I actually think this AI behaviour is intended. If the AI really tried to stop you, most people would never be able to pull off a cultural victory with only a very few cities. I had significant problems in my Bollywood game to defend against a huge Augustus even though he lost four or five units per turn on average to my logisticically enhanced artilleries.

Boy, that game probably had my highest military spending compared to buildings ever :lol:
 
Sorry guys, should have been more clear.

I'm not talking about using the OCC option. This is a regular game with the standard settings where my opponent civs can build as many cities as they like. One city versus the world. France built 6 cities, Aztecs 5, Songhai at least 8. Darius has half a dozen. Me? Just one!

So since its standard rules I'm able to make puppets, allies, etc. No special OCC rules, just not building a settler - nothing disabled.

All I can say is so far its working. I've turned four French cities into puppets, along with two of Monty's and one Songhai. Darius is next ...
 
In an OCC the AI can still build as many citys as it likes (sure, I've yet to do a OCC in CiV but why would the change this aspect from CivIV...)

The difference is that with the OCC option you wouldn't have any puppets taking up space, thus allowing the AI to grow even bigger and probably making things a bit more difficult.
 
Pulled off a OCC victory as my third game (Egypt - emperor). Easy as pie. Just war alot when you feel the germans elbowing for "lebensraum".

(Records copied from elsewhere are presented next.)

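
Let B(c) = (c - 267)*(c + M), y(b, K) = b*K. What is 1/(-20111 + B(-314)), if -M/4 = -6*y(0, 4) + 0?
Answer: 1/162323 ≈ 6.1606e-6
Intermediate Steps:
y(b, K) = K*b
M = 0 (M = -4*(-24*0 + 0) = -4*(-6*0 + 0) = -4*(0 + 0) = -4*0 = 0)
B(c) = c*(-267 + c) (B(c) = (c - 267)*(c + 0) = (-267 + c)*c = c*(-267 + c))
1/(-20111 + B(-314)) = 1/(-20111 - 314*(-267 - 314)) = 1/(-20111 - 314*(-581)) = 1/(-20111 + 182434) = 1/162323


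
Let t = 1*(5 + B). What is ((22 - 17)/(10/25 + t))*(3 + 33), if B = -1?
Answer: 450/11 ≈ 40.909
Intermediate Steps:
t = 4 (t = 1*(5 - 1) = 1*4 = 4)
((22 - 17)/(10/25 + t))*(3 + 33) = ((22 - 17)/(10/25 + 4))*(3 + 33) = (5/(10*(1/25) + 4))*36 = (5/(⅖ + 4))*36 = (5/(22/5))*36 = (5*(5/22))*36 = (25/22)*36 = 450/11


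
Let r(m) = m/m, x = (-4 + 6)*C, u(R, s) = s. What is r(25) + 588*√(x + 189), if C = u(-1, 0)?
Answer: 1 + 1764*√21 ≈ 8084.7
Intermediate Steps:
C = 0
x = 0 (x = (-4 + 6)*0 = 2*0 = 0)
r(m) = 1
r(25) + 588*√(x + 189) = 1 + 588*√(0 + 189) = 1 + 588*√189 = 1 + 588*(3*√21) = 1 + 1764*√21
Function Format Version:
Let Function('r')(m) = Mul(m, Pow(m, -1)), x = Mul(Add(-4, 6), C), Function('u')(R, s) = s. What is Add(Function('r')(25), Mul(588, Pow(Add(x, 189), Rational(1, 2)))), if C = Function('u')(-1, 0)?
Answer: Add(1, Mul(1764, Pow(21, Rational(1, 2)))) ≈ 8084.7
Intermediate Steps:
C = 0
x = 0 (x = Mul(Add(-4, 6), 0) = Mul(2, 0) = 0)
Function('r')(m) = 1
Add(Function('r')(25), Mul(588, Pow(Add(x, 189), Rational(1, 2)))) = Add(1, Mul(588, Pow(Add(0, 189), Rational(1, 2)))) = Add(1, Mul(588, Pow(189, Rational(1, 2)))) = Add(1, Mul(588, Mul(3, Pow(21, Rational(1, 2))))) = Add(1, Mul(1764, Pow(21, Rational(1, 2))))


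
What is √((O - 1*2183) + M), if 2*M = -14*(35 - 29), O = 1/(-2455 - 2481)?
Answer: 3*I*√1505836626/2468 ≈ 47.17*I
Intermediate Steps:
O = -1/4936 (O = 1/(-4936) = -1/4936 ≈ -0.00020259)
M = -42 (M = (-14*(35 - 29))/2 = (-14*6)/2 = (½)*(-84) = -42)
√((O - 1*2183) + M) = √((-1/4936 - 1*2183) - 42) = √((-1/4936 - 2183) - 42) = √(-10775289/4936 - 42) = √(-10982601/4936) = 3*I*√1505836626/2468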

Your city will have so much culture that lux doesn't become a problem (just keep a friend in case and buy the rest from CS).
 
I've been playing OCC since the original civ (mostly because it is faster.) I really don't think you're playing OCC if you have puppet cities. I played that every city you capture must be immediately raized or liberated (so no capturing capitals which still belong to their owner.)
My second CivV game was OCC (Prince, Siam, small map, std speed) and was a walk-over win. I got an early tech lead, and whenever one of the AIs got stroppy (usually by attacking a CS) I'd go and whack them with my superior troops until they only had their capital left. I had been playing for a culture win, but it turned out I reached the diplomatic win first. By the end, my mech inf. were rolling over enemy pikemen like speed bumps. I don't think I ever had more than 4 military units.
Whereas in earlier Civs, OCC was a huge disadvantage equivalent to about 3 difficulty levels, in CivV it seems almost a legitimate strategy (combined with a heavy concentration on CS allying as Siam or Greece.)
 
I've been playing OCC since the original civ (mostly because it is faster.) I really don't think you're playing OCC if you have puppet cities.

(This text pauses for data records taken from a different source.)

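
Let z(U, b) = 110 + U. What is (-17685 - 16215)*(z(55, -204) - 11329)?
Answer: 378459600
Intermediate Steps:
(-17685 - 16215)*(z(55, -204) - 11329) = (-17685 - 16215)*((110 + 55) - 11329) = -33900*(165 - 11329) = -33900*(-11164) = 378459600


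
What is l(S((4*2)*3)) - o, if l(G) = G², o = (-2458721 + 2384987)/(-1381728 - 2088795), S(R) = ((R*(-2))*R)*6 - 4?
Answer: 55332926629518/1156841 ≈ 4.7831e+7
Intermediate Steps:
S(R) = -4 - 12*R² (S(R) = ((-2*R)*R)*6 - 4 = -2*R²*6 - 4 = -12*R² - 4 = -4 - 12*R²)
o = 24578/1156841 (o = -73734/(-3470523) = -73734*(-1/3470523) = 24578/1156841 ≈ 0.021246)
l(S((4*2)*3)) - o = (-4 - 12*((4*2)*3)²)² - 1*24578/1156841 = (-4 - 12*(8*3)²)² - 24578/1156841 = (-4 - 12*24²)² - 24578/1156841 = (-4 - 12*576)² - 24578/1156841 = (-4 - 6912)² - 24578/1156841 = (-6916)² - 24578/1156841 = 47831056 - 24578/1156841 = 55332926629518/1156841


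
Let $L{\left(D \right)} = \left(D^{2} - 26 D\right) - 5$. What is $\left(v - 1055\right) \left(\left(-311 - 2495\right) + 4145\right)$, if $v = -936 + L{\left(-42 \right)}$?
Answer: $1151540$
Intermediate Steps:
$L{\left(D \right)} = -5 + D^{2} - 26 D$
$v = 1915$ ($v = -936 - \left(-1087 - 1764\right) = -936 + \left(-5 + 1764 + 1092\right) = -936 + 2851 = 1915$)
$\left(v - 1055\right) \left(\left(-311 - 2495\right) + 4145\right) = \left(1915 - 1055\right) \left(\left(-311 - 2495\right) + 4145\right) = 860 \left(-2806 + 4145\right) = 860 \cdot 1339 = 1151540$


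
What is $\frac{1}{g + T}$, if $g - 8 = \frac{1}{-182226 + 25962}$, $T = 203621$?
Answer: $\frac{156264}{31819882055} \approx 4.9109 \cdot 10^{-6}$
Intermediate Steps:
$g = \frac{1250111}{156264}$ ($g = 8 + \frac{1}{-182226 + 25962} = 8 + \frac{1}{-156264} = 8 - \frac{1}{156264} = \frac{1250111}{156264} \approx 8.0$)
$\frac{1}{g + T} = \frac{1}{\frac{1250111}{156264} + 203621} = \frac{1}{\frac{31819882055}{156264}} = \frac{156264}{31819882055}$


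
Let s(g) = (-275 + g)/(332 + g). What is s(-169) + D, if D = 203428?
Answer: 33158320/163 ≈ 2.0343e+5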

This. One city of your own and 20 puppets can be an incredibly strong empire. The only difference to more cities that aren't puppets is that puppets cost slightly more gold.

And yes, in OCC, captured cities are auto-insta-razed the moment you capture them.
 
It is significantly different than the original OCC, and that's what makes it cool and different. You actually are running an empire of cities and states all from your own capital. It's not the same experience at all, since you can't control what the other cities and CS do, managing them can be even trickier than when you can open up the city screen and tell them what to produce.